10. Right to communication
A patient may send and receive uncensored letters and must be given access to letter writing materials and stamps. If a patient’s treatment team or doctor limits the patient’s access to mail, the limitation must be documented in the patient’s medical chart. Staff must reevaluate the restriction every seven days. Hospital staff may open mail only if there is a legitimate suspicion that the mail contains dangerous or contraband items. Even then, the mail must be opened in front of the patient.
(b) Telephone access
A patient must have reasonable access to a telephone and may make and receive private telephone calls. A patient’s communications with his or her doctor, clergy, or attorney are confidential, and a patient should be given privacy to speak to these people. If a patient’s access to telephones is restricted or limited, staff must document the reasons for the limitation in the patient’s medical chart. Staff must reassess the limitation every seven days.

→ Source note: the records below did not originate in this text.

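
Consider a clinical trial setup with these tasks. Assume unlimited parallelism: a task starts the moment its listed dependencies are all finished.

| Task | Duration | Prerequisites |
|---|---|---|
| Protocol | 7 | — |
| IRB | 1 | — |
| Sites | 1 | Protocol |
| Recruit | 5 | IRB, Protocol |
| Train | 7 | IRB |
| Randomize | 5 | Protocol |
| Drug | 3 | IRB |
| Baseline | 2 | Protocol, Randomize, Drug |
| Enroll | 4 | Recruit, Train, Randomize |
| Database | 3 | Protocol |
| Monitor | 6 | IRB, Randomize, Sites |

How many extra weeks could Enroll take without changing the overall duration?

2

Critical path: Protocol→Randomize→Monitor = 7+5+6 = 18, so the finish is 18 weeks.
Longest path through Enroll: 16 weeks (earliest finish 16, latest finish 18).
So Enroll can slip 18 − 16 = 2 weeks.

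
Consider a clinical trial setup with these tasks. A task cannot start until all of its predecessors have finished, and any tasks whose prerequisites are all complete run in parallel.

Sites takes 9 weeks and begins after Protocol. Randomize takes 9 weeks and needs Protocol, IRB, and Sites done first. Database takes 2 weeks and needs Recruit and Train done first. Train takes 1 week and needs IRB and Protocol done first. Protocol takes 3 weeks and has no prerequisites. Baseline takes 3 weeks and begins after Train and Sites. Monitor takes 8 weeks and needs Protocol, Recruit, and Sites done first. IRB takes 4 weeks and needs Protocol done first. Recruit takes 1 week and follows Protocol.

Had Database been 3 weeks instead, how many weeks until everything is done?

As given, the longest chain is Protocol→Sites→Randomize = 3+9+9 = 21, so the finish is 21 weeks.
The longest path through Database is only 10 weeks, so Database has float 11.
No other chain overtakes it, so the finish is 21 weeks.

21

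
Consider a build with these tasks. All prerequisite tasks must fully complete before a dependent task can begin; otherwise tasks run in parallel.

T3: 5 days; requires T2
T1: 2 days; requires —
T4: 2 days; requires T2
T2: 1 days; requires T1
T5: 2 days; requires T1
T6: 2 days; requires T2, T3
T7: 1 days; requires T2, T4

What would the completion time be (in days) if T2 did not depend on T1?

8

Original critical path: T1→T2→T3→T6 = 2+1+5+2 = 10 ⇒ 10 days.
Without T1→T2, T2's earliest start moves from 2 to 0.
New critical path: T2→T3→T6 = 1+5+2 = 8 ⇒ 8 days.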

A patient may have visitors at reasonable times. The hospital must inform a patient of any clinically necessary or reasonable restriction that the hospital may need to place on visitation rights, and the reasons behind the restrictions. Visitors may include a spouse, a domestic partner, another family member, or a friend. A patient may refuse to see any visitors that he or she does not wish to see.
A forensic patient may have professionals such as attorneys, clergy, health care providers, and law enforcement visit on the ward in the interview room. A forensic patient may see personal visitors on-ward or off-ward, depending on the privilege level and legal status. Contact visits are also determined based on a patient’s privilege level. A forensic patient may ask to see the visiting procedure to review all of the rules about visits on the forensic wards.